I was struck when reading a portion of Philip Schaaf’s The Principle of Protestantism. Schaaf defends the Protestant view of Justification by quoting a section of Calvin’s dispute with Osiander in the Institutes. Osiander’s poses the following question: “…whether God leaves as they were by nature those whom he justifies, changing none of their vices.” Calvin responds with confidence: “This is exceedingly easy to answer: as Christ cannot be torn into parts, so these two which we perceive in him together and conjointly are inseparable–namely, righteousness (justification) and sanctification.” Though Calvin concludes that “there is in justification no place for works,” nevertheless, Calvin is not in any way concerned with separating both acts of God’s free grace.

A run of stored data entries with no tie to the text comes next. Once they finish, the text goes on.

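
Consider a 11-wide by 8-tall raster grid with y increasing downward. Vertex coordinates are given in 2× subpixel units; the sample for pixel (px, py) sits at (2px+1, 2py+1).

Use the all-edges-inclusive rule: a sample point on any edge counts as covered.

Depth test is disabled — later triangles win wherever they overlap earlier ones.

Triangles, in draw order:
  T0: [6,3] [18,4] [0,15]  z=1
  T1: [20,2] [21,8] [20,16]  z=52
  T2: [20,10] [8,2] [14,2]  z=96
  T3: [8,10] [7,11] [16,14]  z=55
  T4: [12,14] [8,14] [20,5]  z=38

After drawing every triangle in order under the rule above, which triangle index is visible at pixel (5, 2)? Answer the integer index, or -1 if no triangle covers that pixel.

T0:
  2·area = 150
  edge (6, 3)→(18, 4): d=(12,1) inclusive
  edge (18, 4)→(0, 15): d=(-18,11) inclusive
  edge (0, 15)→(6, 3): d=(6,-12) inclusive
    (3,0)@(7, 1): e=[-25,175,0] → .  [on edge]
    (2,2)@(5, 5): e=[25,125,0] → X  [on edge]
    (3,2)@(7, 5): e=[23,103,24] → X
    (4,2)@(9, 5): e=[21,81,48] → X
    (5,2)@(11, 5): e=[19,59,72] → X
    (6,2)@(13, 5): e=[17,37,96] → X
    (7,2)@(15, 5): e=[15,15,120] → X
    (8,2)@(17, 5): e=[13,-7,144] → .
    (2,3)@(5, 7): e=[49,89,12] → X
    (7,3)@(15, 7): e=[39,-21,132] → .
    (1,4)@(3, 9): e=[75,75,0] → X  [on edge]
    (5,4)@(11, 9): e=[67,-13,96] → .
    (0,6)@(1, 13): e=[125,25,0] → X  [on edge]
  covered (19 px):
    . . . . . . . . . . .
    . . . . . . . . . . .
    . . X X X X X X . . .
    . . X X X X X . . . .
    . X X X X . . . . . .
    . X X . . . . . . . .
    X X . . . . . . . . .
    . . . . . . . . . . .
T1:
  2·area = 14
  edge (20, 2)→(21, 8): d=(1,6) inclusive
  edge (21, 8)→(20, 16): d=(-1,8) inclusive
  edge (20, 16)→(20, 2): d=(0,-14) inclusive
  covered (0 px):
    . . . . . . . . . . .
    . . . . . . . . . . .
    . . . . . . . . . . .
    . . . . . . . . . . .
    . . . . . . . . . . .
    . . . . . . . . . . .
    . . . . . . . . . . .
    . . . . . . . . . . .
T2:
  2·area = 48
  edge (20, 10)→(8, 2): d=(-12,-8) inclusive
  edge (8, 2)→(14, 2): d=(6,0) inclusive
  edge (14, 2)→(20, 10): d=(6,8) inclusive
    (5,1)@(11, 3): e=[12,6,30] → X
    (6,1)@(13, 3): e=[28,6,14] → X
    (7,1)@(15, 3): e=[44,6,-2] → .
    (5,2)@(11, 5): e=[-12,18,42] → .
    (6,2)@(13, 5): e=[4,18,26] → X
    (7,2)@(15, 5): e=[20,18,10] → X
    (8,2)@(17, 5): e=[36,18,-6] → .
    (6,3)@(13, 7): e=[-20,30,38] → .
    (7,3)@(15, 7): e=[-4,30,22] → .
    (8,3)@(17, 7): e=[12,30,6] → X
    (9,3)@(19, 7): e=[28,30,-10] → .
    (8,4)@(17, 9): e=[-12,42,18] → .
  covered (6 px):
    . . . . . . . . . . .
    . . . . . X X . . . .
    . . . . . . X X . . .
    . . . . . . . . X . .
    . . . . . . . . . X .
    . . . . . . . . . . .
    . . . . . . . . . . .
    . . . . . . . . . . .
T3:
  2·area = 12  (B↔C swapped to make it positive)
  edge (8, 10)→(16, 14): d=(8,4) inclusive
  edge (16, 14)→(7, 11): d=(-9,-3) inclusive
  edge (7, 11)→(8, 10): d=(1,-1) inclusive
    (8,0)@(17, 1): e=[-108,120,0] → .  [on edge]
    (7,1)@(15, 3): e=[-84,96,0] → .  [on edge]
    (6,2)@(13, 5): e=[-60,72,0] → .  [on edge]
    (5,3)@(11, 7): e=[-36,48,0] → .  [on edge]
    (0,4)@(1, 9): e=[20,0,-8] → .  [on edge]
    (4,4)@(9, 9): e=[-12,24,0] → .  [on edge]
    (3,5)@(7, 11): e=[12,0,0] → X  [on edge]
    (4,5)@(9, 11): e=[4,6,2] → X
    (5,5)@(11, 11): e=[-4,12,4] → .
    (2,6)@(5, 13): e=[36,-24,0] → .  [on edge]
    (3,6)@(7, 13): e=[28,-18,2] → .
    (4,6)@(9, 13): e=[20,-12,4] → .
    (6,6)@(13, 13): e=[4,0,8] → X  [on edge]
    (1,7)@(3, 15): e=[60,-48,0] → .  [on edge]
    (9,7)@(19, 15): e=[-4,0,16] → .  [on edge]
  covered (3 px):
    . . . . . . . . . . .
    . . . . . . . . . . .
    . . . . . . . . . . .
    . . . . . . . . . . .
    . . . . . . . . . . .
    . . . X X . . . . . .
    . . . . . . X . . . .
    . . . . . . . . . . .
T4:
  2·area = 36
  edge (12, 14)→(8, 14): d=(-4,0) inclusive
  edge (8, 14)→(20, 5): d=(12,-9) inclusive
  edge (20, 5)→(12, 14): d=(-8,9) inclusive
    (7,4)@(15, 9): e=[20,3,13] → X
    (8,4)@(17, 9): e=[20,21,-5] → .
    (6,5)@(13, 11): e=[12,9,15] → X
    (7,5)@(15, 11): e=[12,27,-3] → .
    (5,6)@(11, 13): e=[4,15,17] → X
    (6,6)@(13, 13): e=[4,33,-1] → .
    (5,7)@(11, 15): e=[-4,39,1] → .
  covered (3 px):
    . . . . . . . . . . .
    . . . . . . . . . . .
    . . . . . . . . . . .
    . . . . . . . . . . .
    . . . . . . . X . . .
    . . . . . . X . . . .
    . . . . . X . . . . .
    . . . . . . . . . . .

Z-buffer (winner per pixel, '.' = empty):
  . . . . . . . . . . .
  . . . . . 2 2 . . . .
  . . 0 0 0 0 2 2 . . .
  . . 0 0 0 0 0 . 2 . .
  . 0 0 0 0 . . 4 . 2 .
  . 0 0 3 3 . 4 . . . .
  0 0 . . . 4 3 . . . .
  . . . . . . . . . . .

Answer: 0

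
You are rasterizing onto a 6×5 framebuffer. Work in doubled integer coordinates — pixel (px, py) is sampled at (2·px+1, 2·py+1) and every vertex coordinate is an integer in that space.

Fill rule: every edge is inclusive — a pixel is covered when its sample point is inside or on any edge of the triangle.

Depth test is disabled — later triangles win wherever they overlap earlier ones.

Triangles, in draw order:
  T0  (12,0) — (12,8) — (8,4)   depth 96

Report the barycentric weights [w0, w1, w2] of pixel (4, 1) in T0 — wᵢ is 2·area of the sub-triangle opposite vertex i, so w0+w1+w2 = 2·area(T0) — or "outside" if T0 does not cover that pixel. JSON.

T0:
  2·area = 32
  edge (12, 0)→(12, 8): d=(0,8) inclusive
  edge (12, 8)→(8, 4): d=(-4,-4) inclusive
  edge (8, 4)→(12, 0): d=(4,-4) inclusive
    (2,0)@(5, 1): e=[56,0,-24] → .  [on edge]
    (5,0)@(11, 1): e=[8,24,0] → X  [on edge]
    (3,1)@(7, 3): e=[40,0,-8] → .  [on edge]
    (4,1)@(9, 3): e=[24,8,0] → X  [on edge]
    (3,2)@(7, 5): e=[40,-8,0] → .  [on edge]
    (4,2)@(9, 5): e=[24,0,8] → X  [on edge]
    (2,3)@(5, 7): e=[56,-24,0] → .  [on edge]
    (4,3)@(9, 7): e=[24,-8,16] → .
    (5,3)@(11, 7): e=[8,0,24] → X  [on edge]
    (1,4)@(3, 9): e=[72,-40,0] → .  [on edge]
    (5,4)@(11, 9): e=[8,-8,32] → .
  covered (6 px):
    . . . . . X
    . . . . X X
    . . . . X X
    . . . . . X
    . . . . . .

Result: [8,0,24]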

It seems that Calvin’s response in this matter is similar to his critique of Luther’s view of the sacraments, whereby, Christ is ubiquitous in the Eucharist. Since Christ cannot be torn and be “with, in, and under” the bread and wine, in the same manner, it is impossible to sharply divide his graces.
 John Calvin, Institutes of the Christian Religion, Vol. I. Ed. John McNeill. Louisville, KT. Westminster John Knox Press, 732.
 Schaaf’s translation uses “justification.” Is this a faulty translation? If so, is there a distinction between “righteousness” and “justification?”